While Soviet authorities went back and forth on what to do with jazz and classical music, they had no such uncertainty when it came to rock ’n’ roll. Vapid, commercial, and utterly foreign, rock ’n’ roll was outlawed, with Nikita Khrushchev calling the electric guitars an “enemy of the people”.

To young Soviets, rock music was a symbol of liberties denied. In his book Rock and Roll in the Rocket City, scholar Sergei Zhuk has put forward the theory that the rock ’n’ roll culture, specifically the shared values and social practices developed among the young Soviet fans of the music, was integral to the downfall of the socialism.

But it was more than just the underground consumption of “Western” music that took root in the Soviet Union. In the ’60s, bards who, like the folk revivalists of the United States, accompanied their original and traditional songs on acoustic guitars, flourished throughout the Soviet Union. Performing in informal, private settings the bards were largely out of the reach of the censors. As a result, bard songs became vehicles for social commentary.

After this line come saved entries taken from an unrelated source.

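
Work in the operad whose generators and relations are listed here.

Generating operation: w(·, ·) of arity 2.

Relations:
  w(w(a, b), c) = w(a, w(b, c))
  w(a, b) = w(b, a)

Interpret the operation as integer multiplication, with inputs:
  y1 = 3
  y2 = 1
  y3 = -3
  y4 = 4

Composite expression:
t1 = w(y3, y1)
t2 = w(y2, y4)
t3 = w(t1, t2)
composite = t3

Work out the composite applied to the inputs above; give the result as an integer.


-36

w(y3, y1) = -9
w(y2, y4) = 4
w(w(y3, y1), w(y2, y4)) = -36


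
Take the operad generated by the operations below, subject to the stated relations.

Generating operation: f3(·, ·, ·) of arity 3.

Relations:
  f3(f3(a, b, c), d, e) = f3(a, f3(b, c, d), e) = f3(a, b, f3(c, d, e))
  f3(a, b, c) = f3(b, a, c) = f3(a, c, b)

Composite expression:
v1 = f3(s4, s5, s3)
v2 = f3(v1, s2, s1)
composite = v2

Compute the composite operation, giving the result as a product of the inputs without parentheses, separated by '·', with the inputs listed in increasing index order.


s1 · s2 · s3 · s4 · s5

With f3 associative and commutative, the s-input set is all that matters.
f3(s4, s5, s3) linearizes to s4 · s5 · s3
f3(f3(s4, s5, s3), s2, s1) linearizes to s4 · s5 · s3 · s2 · s1
commutativity sorts the factors: s1 · s2 · s3 · s4 · s5


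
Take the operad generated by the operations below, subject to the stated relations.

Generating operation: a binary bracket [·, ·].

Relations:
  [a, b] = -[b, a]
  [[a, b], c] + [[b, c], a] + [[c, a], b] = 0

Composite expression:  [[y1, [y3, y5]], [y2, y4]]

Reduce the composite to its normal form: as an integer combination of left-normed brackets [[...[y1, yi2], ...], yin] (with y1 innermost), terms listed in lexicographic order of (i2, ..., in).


[[[[y1, y3], y5], y2], y4] - [[[[y1, y3], y5], y4], y2] - [[[[y1, y5], y3], y2], y4] + [[[[y1, y5], y3], y4], y2]

Antisymmetry and Jacobi reduce to y1-anchored left-normed brackets.
Composite bracket: [[y1, [y3, y5]], [y2, y4]]
Full expansion: 16 signed words from ab - ba (2^4 = 16).
Coefficients come from the y1-initial words:
  word y1y3y5y2y4 has sign +1, contributing +[[[[y1, y3], y5], y2], y4]
  word y1y3y5y4y2 has sign -1, contributing -[[[[y1, y3], y5], y4], y2]
  word y1y5y3y2y4 has sign -1, contributing -[[[[y1, y5], y3], y2], y4]
  word y1y5y3y4y2 has sign +1, contributing +[[[[y1, y5], y3], y4], y2]


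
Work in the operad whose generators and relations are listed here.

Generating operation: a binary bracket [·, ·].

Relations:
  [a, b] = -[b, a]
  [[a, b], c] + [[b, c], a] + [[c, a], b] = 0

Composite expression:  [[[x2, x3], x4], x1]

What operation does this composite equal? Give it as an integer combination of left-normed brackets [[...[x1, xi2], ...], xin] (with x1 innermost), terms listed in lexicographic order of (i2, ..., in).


-[[[x1, x2], x3], x4] + [[[x1, x3], x2], x4] + [[[x1, x4], x2], x3] - [[[x1, x4], x3], x2]


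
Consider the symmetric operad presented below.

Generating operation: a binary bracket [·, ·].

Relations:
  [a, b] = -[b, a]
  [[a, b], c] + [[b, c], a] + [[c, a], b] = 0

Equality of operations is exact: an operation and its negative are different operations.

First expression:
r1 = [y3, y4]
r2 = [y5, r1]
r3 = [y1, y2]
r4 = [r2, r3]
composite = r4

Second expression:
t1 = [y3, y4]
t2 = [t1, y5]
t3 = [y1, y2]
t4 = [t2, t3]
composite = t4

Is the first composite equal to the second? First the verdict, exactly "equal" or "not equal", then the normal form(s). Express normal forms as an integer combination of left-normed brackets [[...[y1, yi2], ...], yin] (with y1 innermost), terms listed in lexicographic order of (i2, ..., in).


not equal; first: [[[[y1, y2], y3], y4], y5] - [[[[y1, y2], y4], y3], y5] - [[[[y1, y2], y5], y3], y4] + [[[[y1, y2], y5], y4], y3]; second: -[[[[y1, y2], y3], y4], y5] + [[[[y1, y2], y4], y3], y5] + [[[[y1, y2], y5], y3], y4] - [[[[y1, y2], y5], y4], y3]


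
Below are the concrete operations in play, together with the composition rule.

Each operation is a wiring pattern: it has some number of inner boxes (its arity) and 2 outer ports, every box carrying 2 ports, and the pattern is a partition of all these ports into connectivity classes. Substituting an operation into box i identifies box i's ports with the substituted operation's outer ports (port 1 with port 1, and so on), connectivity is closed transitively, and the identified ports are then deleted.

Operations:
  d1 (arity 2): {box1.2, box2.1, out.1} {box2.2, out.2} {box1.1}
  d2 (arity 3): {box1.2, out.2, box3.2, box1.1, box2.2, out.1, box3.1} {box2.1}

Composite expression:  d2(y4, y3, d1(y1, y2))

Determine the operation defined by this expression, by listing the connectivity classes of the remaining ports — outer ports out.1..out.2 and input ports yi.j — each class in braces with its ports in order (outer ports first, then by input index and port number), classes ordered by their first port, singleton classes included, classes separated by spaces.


{out.1, out.2, y1.2, y2.1, y2.2, y3.2, y4.1, y4.2} {y1.1} {y3.1}

Substituting into d2 glues patterns; closure does the rest.
after d1, the pattern on (y1, y2) reads {out.1, y1.2, y2.1} {out.2, y2.2} {y1.1} (out.j = its outer ports)
after d2, the pattern on (y4, y3, y1, y2) reads {out.1, out.2, y1.2, y2.1, y2.2, y3.2, y4.1, y4.2} {y1.1} {y3.1} (out.j = its outer ports)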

Poets and songwriters like Aleksandr Galich and Novella Matveyeva wrote avtorskaia pesnia (“songwriter’s songs”) on everything from naturalist escapism to the legacy of Lenin. Some bards even sang blatnaya pesnya, ballads about outlaws and their experiences in the Gulag.

While music genres occurred in unsanctioned, underground settings, their impact was far reaching. Students exchanged songs in dorm rooms. And looser travel restrictions after the death of Stalin in 1953, prompted many young Soviets to take up camping and backpacking—making campfires a primary public meeting place. Here we hear bard Yuri Kukin sing a traveling song which draws on these ideas of wanderlust and the solace found in the hazy forests.

While music was often spread person-to-person, emerging technology played a role, as well. Magnitizdat was the practice of spreading information through dubbing self-produced tapes. Home tape recorders became readily available in the ’60s, and unlike printing presses, tape recorders were not illegal to own. A combination of person-to-person transmission and the proliferation of underground dubs meant that the songs of local amateur artists be known the Soviet Union.

While today the power apparatus is far less visible, and Russian citizens ostensibly have far greater freedom of movement and expression than in the days of the Soviet era, there are still great concerns among artists. They’re concerned about the lack of a free press, about a tightening of censorship in Putin’s second premiership, and most of all, they share a persistent sense that people’s lives exist at the whim of Putin. A fear that was validated earlier this month when authorities declared they would be more stringently enforcing a ban on lace undergarments for women. (See

Protests over Russia, Belarus and Kazakhstan ‘ban’ on lacy underwear, by Ivana Kottasova, CNN, 21 February 2014.)

From the Tsars to Putin, Russian leaders have a history of oppressing the arts. But just as noteworthy is the persistent and clever ways in which Russian artists have combated censorship. They have been resourceful, using underground printing and recording to spread their art. They have been clever, using context as a weapon. In the same way that Shostakovich forced the hand of Soviet authorities to denounce a seemingly innocuous piece of music, the members of Pussy Riot, by staging their protest in a church, pushed Russian authorities to overreact, very publicly, and to sentence two women to two years in prison for the egregious crime of lip-synching.

The 2014 Winter Olympic torch has been put out. Bob Costas has packed his antibiotics and headed for home. And it appears Vladimir Putin has leave Sochi with the PR victory he was hoping for from the Games. But what does the future hold for the people of Russia? And in what new ways will the artists of Russia challenge, subvert, and frustrate state authorities?

It remains to be seen. We will be watching. And listening.